Il semble que ce sont surtout les grandes entreprises ainsi que les PME de taille intermédiaire qui supportent la CSS. Comment analysez-vous ce choix politique ?
Les entreprises ont massivement adhéré à la contribution sociale de solidarité, surtout durant la période pandémique. Toutefois, installer cette imposition dans la durée dénote d’un problème chronique de déficit budgétaire. Le gouvernement opte pour la solution de facilité qui consiste à ponctionner les profits et les résultats des grandes entreprises. C’est une façon de scier la branche sur laquelle on est assis. Cela risque de voir se creuser davantage le fossé qui sépare les entreprises citoyennes de celles qui se développent dans l’informel. Il aurait été fort utile de déployer un sérieux travail de réforme fiscale à travers la mise en place d’une meilleure équité, l’élargissement effectif de l’assiette en réduisant la fraude et l’évasion fiscale et en endiguant l’informel.

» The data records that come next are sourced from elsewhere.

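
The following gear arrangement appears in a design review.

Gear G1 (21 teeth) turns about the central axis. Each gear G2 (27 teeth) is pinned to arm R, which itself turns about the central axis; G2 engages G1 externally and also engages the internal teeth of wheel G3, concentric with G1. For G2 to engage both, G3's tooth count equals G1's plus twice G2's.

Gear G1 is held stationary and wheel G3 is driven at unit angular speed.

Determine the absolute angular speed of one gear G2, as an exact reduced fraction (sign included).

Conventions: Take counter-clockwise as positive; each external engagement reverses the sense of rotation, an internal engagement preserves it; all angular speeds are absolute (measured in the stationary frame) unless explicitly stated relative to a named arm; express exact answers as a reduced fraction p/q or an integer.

class = planetary set [G3 = 21+2·27 = 75; Willis about the carrier]
ring teeth: 21 + 2·27 = 75
21(ω_sun−ω_arm) = −75(ω_ring−ω_arm),  ω_sun = 0, ω_ring = 1
21(0−ω_arm) = −75(1−ω_arm)  ⇒  96·ω_arm = 75  ⇒  ω_arm = 25/32
sun–planet mesh: 21·(0−25/32) = −27·(ω_p−ω_arm)  ⇒  ω_p−ω_arm = 175/288
ω_p = 25/32 + 175/288 = 25/18
exact speed ratio = 25/18

25/18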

Cela permettra une meilleure levée du potentiel fiscal que recèle l’informalité. Au lieu de tout cela, on préfère plutôt cibler le maillon faible que représentent les grandes entreprises, qui sont sollicitées à chaque fois ! Pourquoi supprimer ou affaiblir le soutien indispensable aux entreprises? Pourquoi se tirer une balle dans le pied ? Les pouvoirs pouvaient innover en matière de mobilisation des ressources d’endettement public en usant des nouvelles techniques. Le recours à l’endettement joue un rôle essentiel pour le développement. A condition d’être bien gérée, transparente et utilisée dans le cadre d’une politique de croissance crédible, la dette peut être un levier.

La priorité doit être mise sur la gestion et la transparence de la dette pour que tout nouvel emprunt contribue à la croissance et l’installation d’un environnement propice à l’investissement. La situation exceptionnelle que nous vivons a impacté lourdement les recettes de l’État et nous sommes en train de déployer un grand chantier social tant attendu qui concerne la généralisation de la couverture sociale. Le gouvernement doit chercher d’autres ressources non fiscales pour assurer à un pan important de la population une couverture sociale soutenue par la solidarité et permettant à ces citoyens d’accéder aux soins et services de santé dignement.